Thank you in advance for your help. Gabriel
> metadata_fst(path_fstfile)
<fst file>
120534568 rows, 43 columns (demandsimulationResult.fst)
* 'tripId' : integer
* 'legId' : integer
* 'personnumber' : integer
* 'householdOid' : integer
* 'personOid' : integer
* ....
Note: other columns are of type character, double and logical.
> sessionInfo()
R version 4.1.0 (2021-05-18)
Platform: x86_64-w64-mingw32/x64 (64-bit)
Running under: Windows Server x64 (build 17763)
Matrix products: default
locale:
[1] LC_COLLATE=German_Germany.1252 LC_CTYPE=German_Germany.1252 LC_MONETARY=German_Germany.1252
[4] LC_NUMERIC=C LC_TIME=German_Germany.1252
attached base packages:
[1] stats graphics grDevices utils datasets methods base
other attached packages:
[1] fst_0.9.4
loaded via a namespace (and not attached):
[1] compiler_4.1.0 parallel_4.1.0 tools_4.1.0 Rcpp_1.0.7
Note: On another computer with R version 4.1.2 the error occurs as well.
Have you tried incrementally reading parts of the file? E.g.

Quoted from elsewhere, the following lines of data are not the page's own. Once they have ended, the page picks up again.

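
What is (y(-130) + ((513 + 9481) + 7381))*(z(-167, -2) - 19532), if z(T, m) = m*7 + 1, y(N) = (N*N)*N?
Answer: 42600770625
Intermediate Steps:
y(N) = N³ (y(N) = N²*N = N³)
z(T, m) = 1 + 7*m (z(T, m) = 7*m + 1 = 1 + 7*m)
(y(-130) + ((513 + 9481) + 7381))*(z(-167, -2) - 19532) = ((-130)³ + ((513 + 9481) + 7381))*((1 + 7*(-2)) - 19532) = (-2197000 + (9994 + 7381))*((1 - 14) - 19532) = (-2197000 + 17375)*(-13 - 19532) = -2179625*(-19545) = 42600770625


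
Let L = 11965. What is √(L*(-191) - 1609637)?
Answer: 2*I*√973738 ≈ 1973.6*I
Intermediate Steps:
√(L*(-191) - 1609637) = √(11965*(-191) - 1609637) = √(-2285315 - 1609637) = √(-3894952) = 2*I*√973738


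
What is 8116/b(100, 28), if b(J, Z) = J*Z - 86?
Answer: 4058/1357 ≈ 2.9904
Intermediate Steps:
b(J, Z) = -86 + J*Z
8116/b(100, 28) = 8116/(-86 + 100*28) = 8116/(-86 + 2800) = 8116/2714 = 8116*(1/2714) = 4058/1357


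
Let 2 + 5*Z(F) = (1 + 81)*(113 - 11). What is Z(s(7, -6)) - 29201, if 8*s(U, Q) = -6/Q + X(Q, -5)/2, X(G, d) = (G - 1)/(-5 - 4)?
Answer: -137643/5 ≈ -27529.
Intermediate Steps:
X(G, d) = ⅑ - G/9 (X(G, d) = (-1 + G)/(-9) = (-1 + G)*(-⅑) = ⅑ - G/9)
s(U, Q) = 1/144 - 3/(4*Q) - Q/144 (s(U, Q) = (-6/Q + (⅑ - Q/9)/2)/8 = (-6/Q + (⅑ - Q/9)*(½))/8 = (-6/Q + (1/18 - Q/18))/8 = (1/18 - 6/Q - Q/18)/8 = 1/144 - 3/(4*Q) - Q/144)
Z(F) = 8362/5 (Z(F) = -⅖ + ((1 + 81)*(113 - 11))/5 = -⅖ + (82*102)/5 = -⅖ + (⅕)*8364 = -⅖ + 8364/5 = 8362/5)
Z(s(7, -6)) - 29201 = 8362/5 - 29201 = -137643/5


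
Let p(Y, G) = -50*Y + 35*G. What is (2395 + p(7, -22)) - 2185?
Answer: -910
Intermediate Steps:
(2395 + p(7, -22)) - 2185 = (2395 + (-50*7 + 35*(-22))) - 2185 = (2395 + (-350 - 770)) - 2185 = (2395 - 1120) - 2185 = 1275 - 2185 = -910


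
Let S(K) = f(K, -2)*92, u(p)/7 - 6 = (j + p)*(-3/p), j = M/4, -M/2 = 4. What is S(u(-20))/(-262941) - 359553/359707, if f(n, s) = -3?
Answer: -31480648747/31527239429 ≈ -0.99852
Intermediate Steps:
M = -8 (M = -2*4 = -8)
j = -2 (j = -8/4 = -8*¼ = -2)
u(p) = 42 - 21*(-2 + p)/p (u(p) = 42 + 7*((-2 + p)*(-3/p)) = 42 + 7*(-3*(-2 + p)/p) = 42 - 21*(-2 + p)/p)
S(K) = -276 (S(K) = -3*92 = -276)
S(u(-20))/(-262941) - 359553/359707 = -276/(-262941) - 359553/359707 = -276*(-1/262941) - 359553*1/359707 = 92/87647 - 359553/359707 = -31480648747/31527239429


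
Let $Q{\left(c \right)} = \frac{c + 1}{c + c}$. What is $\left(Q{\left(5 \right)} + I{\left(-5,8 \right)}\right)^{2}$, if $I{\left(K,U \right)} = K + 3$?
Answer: $\frac{49}{25} \approx 1.96$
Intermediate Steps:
$I{\left(K,U \right)} = 3 + K$
$Q{\left(c \right)} = \frac{1 + c}{2 c}$
$\left(Q{\left(5 \right)} + I{\left(-5,8 \right)}\right)^{2} = \left(\frac{1 + 5}{2 \cdot 5} + \left(3 - 5\right)\right)^{2} = \left(\frac{1}{2} \cdot \frac{1}{5} \cdot 6 - 2\right)^{2} = \left(\frac{3}{5} - 2\right)^{2} = \left(- \frac{7}{5}\right)^{2} = \frac{49}{25}$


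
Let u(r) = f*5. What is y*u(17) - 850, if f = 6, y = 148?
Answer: 3590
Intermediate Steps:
u(r) = 30 (u(r) = 6*5 = 30)
y*u(17) - 850 = 148*30 - 850 = 4440 - 850 = 3590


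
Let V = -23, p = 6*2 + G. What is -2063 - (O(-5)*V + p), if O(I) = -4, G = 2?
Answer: -2169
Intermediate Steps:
p = 14 (p = 6*2 + 2 = 12 + 2 = 14)
-2063 - (O(-5)*V + p) = -2063 - (-4*(-23) + 14) = -2063 - (92 + 14) = -2063 - 1*106 = -2063 - 106 = -2169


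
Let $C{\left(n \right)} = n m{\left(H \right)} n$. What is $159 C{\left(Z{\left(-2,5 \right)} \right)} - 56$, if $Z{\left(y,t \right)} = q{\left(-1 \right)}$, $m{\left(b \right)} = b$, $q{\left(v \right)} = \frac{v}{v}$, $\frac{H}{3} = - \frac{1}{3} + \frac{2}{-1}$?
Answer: $-1169$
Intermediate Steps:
$H = -7$ ($H = 3 \left(- \frac{1}{3} + \frac{2}{-1}\right) = 3 \left(\left(-1\right) \frac{1}{3} + 2 \left(-1\right)\right) = 3 \left(- \frac{1}{3} - 2\right) = 3 \left(- \frac{7}{3}\right) = -7$)
$q{\left(v \right)} = 1$
$Z{\left(y,t \right)} = 1$
$C{\left(n \right)} = - 7 n^{2}$ ($C{\left(n \right)} = n \left(-7\right) n = - 7 n n = - 7 n^{2}$)
$159 C{\left(Z{\left(-2,5 \right)} \right)} - 56 = 159 \left(- 7 \cdot 1^{2}\right) - 56 = 159 \left(\left(-7\right) 1\right) - 56 = 159 \left(-7\right) - 56 = -1113 - 56 = -1169$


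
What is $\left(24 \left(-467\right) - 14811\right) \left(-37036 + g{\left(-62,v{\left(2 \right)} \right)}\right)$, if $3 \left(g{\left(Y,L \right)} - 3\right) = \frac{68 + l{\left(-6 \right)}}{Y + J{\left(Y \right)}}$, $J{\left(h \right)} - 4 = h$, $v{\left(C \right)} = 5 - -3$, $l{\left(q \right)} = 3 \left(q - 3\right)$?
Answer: $\frac{38542583611}{40} \approx 9.6356 \cdot 10^{8}$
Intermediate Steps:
$l{\left(q \right)} = -9 + 3 q$ ($l{\left(q \right)} = 3 \left(-3 + q\right) = -9 + 3 q$)
$v{\left(C \right)} = 8$ ($v{\left(C \right)} = 5 + 3 = 8$)
$J{\left(h \right)} = 4 + h$
$g{\left(Y,L \right)} = 3 + \frac{41}{3 \left(4 + 2 Y\right)}$ ($g{\left(Y,L \right)} = 3 + \frac{\left(68 + \left(-9 + 3 \left(-6\right)\right)\right) \frac{1}{Y + \left(4 + Y\right)}}{3} = 3 + \frac{\left(68 - 27\right) \frac{1}{4 + 2 Y}}{3} = 3 + \frac{41 \frac{1}{4 + 2 Y}}{3} = 3 + \frac{41}{3 \left(4 + 2 Y\right)}$)
$\left(24 \left(-467\right) - 14811\right) \left(-37036 + g{\left(-62,v{\left(2 \right)} \right)}\right) = \left(24 \left(-467\right) - 14811\right) \left(-37036 + \frac{77 + 18 \left(-62\right)}{6 \left(2 - 62\right)}\right) = \left(-11208 - 14811\right) \left(-37036 + \frac{77 - 1116}{6 \left(-60\right)}\right) = - 26019 \left(-37036 + \frac{1}{6} \left(- \frac{1}{60}\right) \left(-1039\right)\right) = - 26019 \left(-37036 + \frac{1039}{360}\right) = \left(-26019\right) \left(- \frac{13331921}{360}\right) = \frac{38542583611}{40}$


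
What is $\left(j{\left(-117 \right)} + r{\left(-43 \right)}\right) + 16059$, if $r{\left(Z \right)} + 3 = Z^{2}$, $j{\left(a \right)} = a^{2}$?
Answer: $31594$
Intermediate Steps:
$r{\left(Z \right)} = -3 + Z^{2}$
$\left(j{\left(-117 \right)} + r{\left(-43 \right)}\right) + 16059 = \left(\left(-117\right)^{2} - \left(3 - \left(-43\right)^{2}\right)\right) + 16059 = \left(13689 + \left(-3 + 1849\right)\right) + 16059 = \left(13689 + 1846\right) + 16059 = 15535 + 16059 = 31594$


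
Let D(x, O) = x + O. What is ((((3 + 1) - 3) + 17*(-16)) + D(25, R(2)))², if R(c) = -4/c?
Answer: 61504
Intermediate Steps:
D(x, O) = O + x
((((3 + 1) - 3) + 17*(-16)) + D(25, R(2)))² = ((((3 + 1) - 3) + 17*(-16)) + (-4/2 + 25))² = (((4 - 3) - 272) + (-4*½ + 25))² = ((1 - 272) + (-2 + 25))² = (-271 + 23)² = (-248)² = 61504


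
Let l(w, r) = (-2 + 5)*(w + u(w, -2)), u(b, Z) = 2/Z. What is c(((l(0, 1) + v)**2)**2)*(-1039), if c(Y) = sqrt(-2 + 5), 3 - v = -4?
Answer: -1039*sqrt(3) ≈ -1799.6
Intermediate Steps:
v = 7 (v = 3 - 1*(-4) = 3 + 4 = 7)
l(w, r) = -3 + 3*w (l(w, r) = (-2 + 5)*(w + 2/(-2)) = 3*(w + 2*(-1/2)) = 3*(w - 1) = 3*(-1 + w) = -3 + 3*w)
c(Y) = sqrt(3)
c(((l(0, 1) + v)**2)**2)*(-1039) = sqrt(3)*(-1039) = -1039*sqrt(3)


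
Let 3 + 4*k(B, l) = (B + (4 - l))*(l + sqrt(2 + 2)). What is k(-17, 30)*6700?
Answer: -2309825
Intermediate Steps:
k(B, l) = -3/4 + (2 + l)*(4 + B - l)/4 (k(B, l) = -3/4 + ((B + (4 - l))*(l + sqrt(2 + 2)))/4 = -3/4 + ((4 + B - l)*(l + sqrt(4)))/4 = -3/4 + ((4 + B - l)*(l + 2))/4 = -3/4 + ((4 + B - l)*(2 + l))/4 = -3/4 + ((2 + l)*(4 + B - l))/4 = -3/4 + (2 + l)*(4 + B - l)/4)
k(-17, 30)*6700 = (5/4 + (1/2)*(-17) + (1/2)*30 - 1/4*30**2 + (1/4)*(-17)*30)*6700 = (5/4 - 17/2 + 15 - 1/4*900 - 255/2)*6700 = (5/4 - 17/2 + 15 - 225 - 255/2)*6700 = -1379/4*6700 = -2309825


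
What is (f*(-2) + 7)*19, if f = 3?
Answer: 19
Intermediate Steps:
(f*(-2) + 7)*19 = (3*(-2) + 7)*19 = (-6 + 7)*19 = 1*19 = 19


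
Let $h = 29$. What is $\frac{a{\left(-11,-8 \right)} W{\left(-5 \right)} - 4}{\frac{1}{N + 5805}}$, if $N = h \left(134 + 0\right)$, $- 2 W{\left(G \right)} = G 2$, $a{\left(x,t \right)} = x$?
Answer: $-571769$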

read_fst(path_fstfile, from=1, to=100)
read_fst(path_fstfile, from=100, to=1000)
read_fst(path_fstfile, from=120534468)
Hi @gabowi, did you check your memory consumption while the fst
file is loading from disk? This sounds like your system doesn't have enough memory to read this file but that shouldn't crash R
. Were the partial reads suggested by @fox34 successful?